ForbearanceIf you are unable to make your scheduled loan payments, the lender may allow you to reduce your payment amount, to extend the time for making payments, or to temporarily stop making payments as long as you intend to repay your loan. Allowing you to temporarily delay or reduce loan payments is called forbearance. Interest charges continue to accrue during a forbearance period.
The lender may grant you a forbearance in the following circumstances:
- financial hardship
Your lender is generally not required to grant forbearance and may require you to provide your reasons for the request and other information. The lender may grant you a forbearance to eliminate a delinquency that persists even though you are making scheduled installment payments.
Circumstances that require your lender to grant you a forbearance include:
- Serving in a medical or dental internship or residency program, if you meet certain criteria.
- Serving in a national service position for which you receive a national service education award under the National and community Service Trust Act of 1993. In some cases, the interest that accrues on a qualified loan during the service period will be paid by the Corporation for National and Community Service.
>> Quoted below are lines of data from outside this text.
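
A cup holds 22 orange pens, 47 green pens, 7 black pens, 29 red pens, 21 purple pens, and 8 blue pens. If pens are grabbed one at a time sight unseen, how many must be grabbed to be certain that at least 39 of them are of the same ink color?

Treat the 6 ink colors as pigeonholes.
In the worst case we take at most 38 of each ink color, but all 22 orange, all 7 black, all 29 red, all 21 purple, and all 8 blue (fewer than 38), giving 22 + 38 + 7 + 29 + 21 + 8 = 125.
One more pen then forces some ink color to 39, so 125 + 1 = 126.

126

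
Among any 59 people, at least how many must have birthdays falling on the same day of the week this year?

There are 7 days of the week, which serve as the pigeonholes.
If each of the 7 days of the week held at most 8, the total would be at most 7 × 8 = 56 < 59, a contradiction.
So at least one holds ⌈59/7⌉ = 9.

9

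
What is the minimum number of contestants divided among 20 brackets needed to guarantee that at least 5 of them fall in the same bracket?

There are 20 brackets acting as pigeonholes.
With 20 × 4 = 80 contestants we could place exactly 4 in each, with no class reaching 5.
One more forces some class to hold 5, so 80 + 1 = 81.

81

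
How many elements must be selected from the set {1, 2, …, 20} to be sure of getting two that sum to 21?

11

Partition {1, …, 20} into 10 pairs: {1,20}, {2,19}, …, {10,11}.
Choosing 10 integers — say the integers 1 through 10 — takes one from each pair and avoids the property.
Choosing 11 forces two into the same pair by pigeonhole, and those sum to 21. So 11.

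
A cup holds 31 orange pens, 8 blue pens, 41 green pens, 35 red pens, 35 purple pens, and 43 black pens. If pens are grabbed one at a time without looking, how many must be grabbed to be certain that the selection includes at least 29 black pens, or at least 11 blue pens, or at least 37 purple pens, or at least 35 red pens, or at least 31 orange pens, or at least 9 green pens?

Each of the 6 ink colors has its own threshold; avoid all of them simultaneously.
The worst case stops just short of every target: 30 orange, all 8 blue, 8 green, 34 red, all 35 purple, 28 black — 30 + 8 + 8 + 34 + 35 + 28 = 143 pens.
One more pen must push some ink color to its target, so 143 + 1 = 144.

144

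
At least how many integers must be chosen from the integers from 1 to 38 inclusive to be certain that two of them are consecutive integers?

20

Partition {1, …, 38} into 19 pairs: {1,2}, {3,4}, …, {37,38}.
Choosing 19 integers — say the 19 even numbers 2, 4, …, 38 — takes one from each pair and avoids the property.
Choosing 20 forces two into the same pair by pigeonhole, and those are consecutive. So 20.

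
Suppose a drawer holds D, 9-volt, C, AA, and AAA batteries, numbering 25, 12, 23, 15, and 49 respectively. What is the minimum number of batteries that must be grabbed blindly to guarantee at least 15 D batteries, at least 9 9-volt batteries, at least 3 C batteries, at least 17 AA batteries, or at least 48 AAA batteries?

The worst case stops just short of every target: 14 D, 8 9-volt, 2 C, all 15 AA, 47 AAA — 14 + 8 + 2 + 15 + 47 = 86 batteries.
One more battery must push some type to its target, so 86 + 1 = 87.

87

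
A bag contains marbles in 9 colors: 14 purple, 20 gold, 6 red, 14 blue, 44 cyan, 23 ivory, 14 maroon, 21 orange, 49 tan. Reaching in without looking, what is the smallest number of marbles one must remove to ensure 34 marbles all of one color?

179

Treat the 9 colors as pigeonholes.
In the worst case we take at most 33 of each color, but all 14 purple, all 20 gold, all 6 red, all 14 blue, all 23 ivory, all 14 maroon, and all 21 orange (fewer than 33), giving 14 + 20 + 6 + 14 + 33 + 23 + 14 + 21 + 33 = 178.
One more marble then forces some color to 34, so 178 + 1 = 179.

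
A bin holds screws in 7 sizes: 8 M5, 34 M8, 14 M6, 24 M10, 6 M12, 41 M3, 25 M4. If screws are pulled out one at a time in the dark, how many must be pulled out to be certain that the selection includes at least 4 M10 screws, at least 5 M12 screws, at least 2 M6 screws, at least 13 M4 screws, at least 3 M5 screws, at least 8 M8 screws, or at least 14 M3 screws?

43

Each of the 7 sizes has its own threshold; avoid all of them simultaneously.
The worst case stops just short of every target: 2 M5, 7 M8, 1 M6, 3 M10, 4 M12, 13 M3, 12 M4 — 2 + 7 + 1 + 3 + 4 + 13 + 12 = 42 screws.
One more screw must push some size to its target, so 42 + 1 = 43.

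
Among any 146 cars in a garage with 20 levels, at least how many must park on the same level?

If each of the 20 levels held at most 7, the total would be at most 20 × 7 = 140 < 146, a contradiction.
So at least one holds ⌈146/20⌉ = 8.

8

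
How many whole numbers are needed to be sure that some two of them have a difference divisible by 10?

Two integers differ by a multiple of 10 exactly when they share a remainder mod 10.
There are 10 residue classes mod 10, so 10 integers can all lie in distinct classes.
One more integer must repeat a residue, giving a difference divisible by 10. So n = 10 + 1 = 11.

11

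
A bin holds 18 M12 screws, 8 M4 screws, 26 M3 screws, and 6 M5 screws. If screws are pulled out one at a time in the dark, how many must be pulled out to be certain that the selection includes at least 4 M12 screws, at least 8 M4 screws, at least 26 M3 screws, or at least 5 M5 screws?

The worst case stops just short of every target: 3 M12, 7 M4, 25 M3, 4 M5 — 3 + 7 + 25 + 4 = 39 screws.
One more screw must push some size to its target, so 39 + 1 = 40.

40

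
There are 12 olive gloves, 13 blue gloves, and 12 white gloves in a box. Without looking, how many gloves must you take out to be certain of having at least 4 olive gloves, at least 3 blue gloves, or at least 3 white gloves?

8

Each of the 3 colors has its own threshold; avoid all of them simultaneously.
The worst case stops just short of every target: 3 olive, 2 blue, 2 white — 3 + 2 + 2 = 7 gloves.
One more glove must push some color to its target, so 7 + 1 = 8.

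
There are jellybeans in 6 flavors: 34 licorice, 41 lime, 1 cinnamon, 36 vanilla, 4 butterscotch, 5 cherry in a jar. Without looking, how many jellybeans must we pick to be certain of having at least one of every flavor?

The hardest flavor to obtain is cinnamon: we could draw every other jellybean first — 121 − 1 = 120 jellybeans — without a single cinnamon one.
The next draw must be cinnamon, so 120 + 1 = 121.

121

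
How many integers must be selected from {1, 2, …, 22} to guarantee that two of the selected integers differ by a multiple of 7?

8

Use the pigeonhole principle on residue classes: group the integers by remainder mod 7; there are 7 residue classes, each nonempty in this range.
Choosing one from each class (7 integers) avoids any shared remainder.
One more choice must repeat a class, so two differ by a multiple of 7. Hence 7 + 1 = 8.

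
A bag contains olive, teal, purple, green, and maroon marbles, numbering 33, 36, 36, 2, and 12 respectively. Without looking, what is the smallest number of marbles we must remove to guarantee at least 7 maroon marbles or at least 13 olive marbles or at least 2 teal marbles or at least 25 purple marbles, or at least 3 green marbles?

The worst case stops just short of every target: 12 olive, 1 teal, 24 purple, 2 green, 6 maroon — 12 + 1 + 24 + 2 + 6 = 45 marbles.
One more marble must push some color to its target, so 45 + 1 = 46.

46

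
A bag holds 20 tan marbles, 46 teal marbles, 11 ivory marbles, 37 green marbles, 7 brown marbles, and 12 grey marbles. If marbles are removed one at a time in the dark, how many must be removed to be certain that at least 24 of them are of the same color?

Treat the 6 colors as pigeonholes.
In the worst case we take at most 23 of each color, but all 20 tan, all 11 ivory, all 7 brown, and all 12 grey (fewer than 23), giving 20 + 23 + 11 + 23 + 7 + 12 = 96.
One more marble then forces some color to 24, so 96 + 1 = 97.

97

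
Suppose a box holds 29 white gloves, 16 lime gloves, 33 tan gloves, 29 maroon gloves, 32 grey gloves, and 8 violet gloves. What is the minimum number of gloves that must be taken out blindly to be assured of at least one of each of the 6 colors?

140

The hardest color to obtain is violet: we could draw every other glove first — 147 − 8 = 139 gloves — without a single violet one.
The next draw must be violet, so 139 + 1 = 140.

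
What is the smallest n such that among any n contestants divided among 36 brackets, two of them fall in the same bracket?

There are 36 brackets acting as pigeonholes.
With 36 contestants we could place one in each, avoiding any repeat.
One more forces some class to hold 2, so 36 + 1 = 37.

37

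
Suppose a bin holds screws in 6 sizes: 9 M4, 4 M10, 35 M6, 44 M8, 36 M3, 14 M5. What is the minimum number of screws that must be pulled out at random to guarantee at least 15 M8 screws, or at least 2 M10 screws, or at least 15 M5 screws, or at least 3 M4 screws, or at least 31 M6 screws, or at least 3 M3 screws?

The worst case stops just short of every target: 2 M4, 1 M10, 30 M6, 14 M8, 2 M3, 14 M5 — 2 + 1 + 30 + 14 + 2 + 14 = 63 screws.
One more screw must push some size to its target, so 63 + 1 = 64.

64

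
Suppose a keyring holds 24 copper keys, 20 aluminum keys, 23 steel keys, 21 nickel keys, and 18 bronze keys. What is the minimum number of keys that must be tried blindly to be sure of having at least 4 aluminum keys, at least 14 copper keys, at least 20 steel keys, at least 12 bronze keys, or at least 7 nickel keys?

53

Each of the 5 types has its own threshold; avoid all of them simultaneously.
The worst case stops just short of every target: 13 copper, 3 aluminum, 19 steel, 6 nickel, 11 bronze — 13 + 3 + 19 + 6 + 11 = 52 keys.
One more key must push some type to its target, so 52 + 1 = 53.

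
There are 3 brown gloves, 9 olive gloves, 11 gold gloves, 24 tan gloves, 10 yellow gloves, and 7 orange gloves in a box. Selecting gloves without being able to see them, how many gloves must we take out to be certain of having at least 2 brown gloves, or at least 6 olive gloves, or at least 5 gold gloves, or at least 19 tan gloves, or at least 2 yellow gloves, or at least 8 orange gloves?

Each of the 6 colors has its own threshold; avoid all of them simultaneously.
The worst case stops just short of every target: 1 brown, 5 olive, 4 gold, 18 tan, 1 yellow, 7 orange — 1 + 5 + 4 + 18 + 1 + 7 = 36 gloves.
One more glove must push some color to its target, so 36 + 1 = 37.

37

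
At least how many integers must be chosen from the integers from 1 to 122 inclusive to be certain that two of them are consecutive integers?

62

Partition {1, …, 122} into 61 pairs: {1,2}, {3,4}, …, {121,122}.
Choosing 61 integers — say the 61 even numbers 2, 4, …, 122 — takes one from each pair and avoids the property.
Choosing 62 forces two into the same pair by pigeonhole, and those are consecutive. So 62.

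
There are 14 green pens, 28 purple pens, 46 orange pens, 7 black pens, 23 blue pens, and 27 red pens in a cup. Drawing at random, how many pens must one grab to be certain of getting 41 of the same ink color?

140

In the worst case we take at most 40 of each ink color, but all 14 green, all 28 purple, all 7 black, all 23 blue, and all 27 red (fewer than 40), giving 14 + 28 + 40 + 7 + 23 + 27 = 139.
One more pen then forces some ink color to 41, so 139 + 1 = 140.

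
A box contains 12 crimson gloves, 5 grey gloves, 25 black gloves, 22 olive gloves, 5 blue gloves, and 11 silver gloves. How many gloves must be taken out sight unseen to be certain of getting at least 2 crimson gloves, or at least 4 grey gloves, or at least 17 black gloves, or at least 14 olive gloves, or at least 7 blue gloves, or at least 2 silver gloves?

40

The worst case stops just short of every target: 1 crimson, 3 grey, 16 black, 13 olive, all 5 blue, 1 silver — 1 + 3 + 16 + 13 + 5 + 1 = 39 gloves.
One more glove must push some color to its target, so 39 + 1 = 40.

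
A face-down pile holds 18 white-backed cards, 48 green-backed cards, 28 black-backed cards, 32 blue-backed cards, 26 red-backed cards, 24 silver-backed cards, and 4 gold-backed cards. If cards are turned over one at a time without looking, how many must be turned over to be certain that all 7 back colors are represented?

The hardest back color to obtain is gold-backed: we could draw every other card first — 180 − 4 = 176 cards — without a single gold-backed one.
The next draw must be gold-backed, so 176 + 1 = 177.

177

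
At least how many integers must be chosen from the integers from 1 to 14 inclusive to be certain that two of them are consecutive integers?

8

Partition {1, …, 14} into 7 pairs: {1,2}, {3,4}, …, {13,14}.
Choosing 7 integers — say the 7 even numbers 2, 4, …, 14 — takes one from each pair and avoids the property.
Choosing 8 forces two into the same pair by pigeonhole, and those are consecutive. So 8.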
- Qualifying for partial repayment of your loans under the Student Loan Repayment Program, administered by the Department of Defense.
- Having a monthly debt burden for Title IV loans that collectively equals or exceeds 20% of your total monthly gross income (for up to three years).
Upon request, your lender will provide you with forbearance information and a forbearance request form.
Capitalization of Federal Direct Loan Interest
What is Capitalization
Capitalization is a process whereby a lender adds unpaid interest to the principal balance of a loan. You are responsible for paying the interest due on your loan as described in Item three of this Rights and Responsibilities statement.
If you fail to make required interest payments before the beginning or resumption of principal repayment, or if you are granted a deferment (on an unsubsidized Direct Loan) or forbearance, your lender may capitalize such interest. The principal balance of your loan will increase each time your lender capitalizes unpaid interest. As a result, you will pay more interest charges over the life of the loan. When you leave school and begin repaying your loan, your monthly payment amount will be higher or, if your loan is subject to the $50 minimum payment, you will make more payments.
Contact your lender if you have questions or need more information.
This chart compares the monthly payments on Unsubsidized Direct Loans where interest is paid while the borrower is in school and loans where the interest is capitalized. This example uses the maximum interest for Direct loans, 8.25%. This is an estimate only. The actual interest capitalized will depend on disbursement date, number of disbursements, the variable interest rate, and the frequency of capitalization.
|Treatment of Interest||Loan Amount||Capitalized Interest for 12 months||Principal to be Repaid||Monthly Payment||Number of Payments||Total Amount Repaid|
|When you pay interest||$15,000||$0||$15,000||$184||120||$22,077|
|When you don't pay interest||$15,000||$1,350||$16,350||$201||120||$24,069|
Result: During repayment, you pay $17 less per month and $1,987 less over the lifetime of your loan(s) when you pay the interest as it is charged.